Hyperloop Transportation Technologies’ 76-page report focuses issues surrounding a system that could connect San Francisco with Los Angeles. The report says, however, that there are many city pairs around the world that would be candidates for a hyperloop.
The 400-plus-mile trip would take less than an hour, compared to more than six hours of driving. The goal is to keep the ticket price in the $20 to $30 range, although the report points out that at total cost estimates of $16 billion, they could go higher. Still, it says, hyperloop would be a bargain compared to alternatives. “If this same overall price point were preserved for other city pairings, it could dramatically change the way people live and work in cities,” the report says.
Musk, CEO of electric car maker Tesla Motors and rocket producer Space Exploration Technologies, or SpaceX, announced the hyperloop project last year, although he hasn’t talked about it much since.
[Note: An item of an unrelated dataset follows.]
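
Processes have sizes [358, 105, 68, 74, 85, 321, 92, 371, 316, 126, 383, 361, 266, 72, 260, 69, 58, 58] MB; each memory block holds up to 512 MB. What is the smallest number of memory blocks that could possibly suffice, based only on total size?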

Basically, the system would work like those old pneumatic tubes that were used to move messages using air pressure in banks, newspaper offices and other buildings in the mid-20th century. “The Hyperloop design uses a combination of low air pressure and magnetic acceleration to get people from LA to SF in just about 30 minutes,” the report says. It would produce its own electricity from solar power.
But the idea is still in its infancy. The report, for instance, debates the relative merits of material for construction of the tube — fiberglass, steel or some other material.
Passengers would travel in aerodynamic pods the size of vans inside the tube. HTT envisions developing three designs — one each for luxury passengers, economy economy passengers and freight. One issue: bathrooms. Designers are still wrestling with how to let passengers relieve themselves en route — or whether the trips would be short enough that they could go without lavatories.
HTT estimates that the cost of the system would be $20 million to $45 million a mile, as contrast from what it says are costs of up to $200 million a mile for conventional mass transportation system. Gov. Edmund G. “Jerry” Brown has backed construction of high-speed rail between the cities, a system approved by voters, but cost concerns remain.
HTT says there are about 100 people working on the hyperloop project — and it invites more discussion.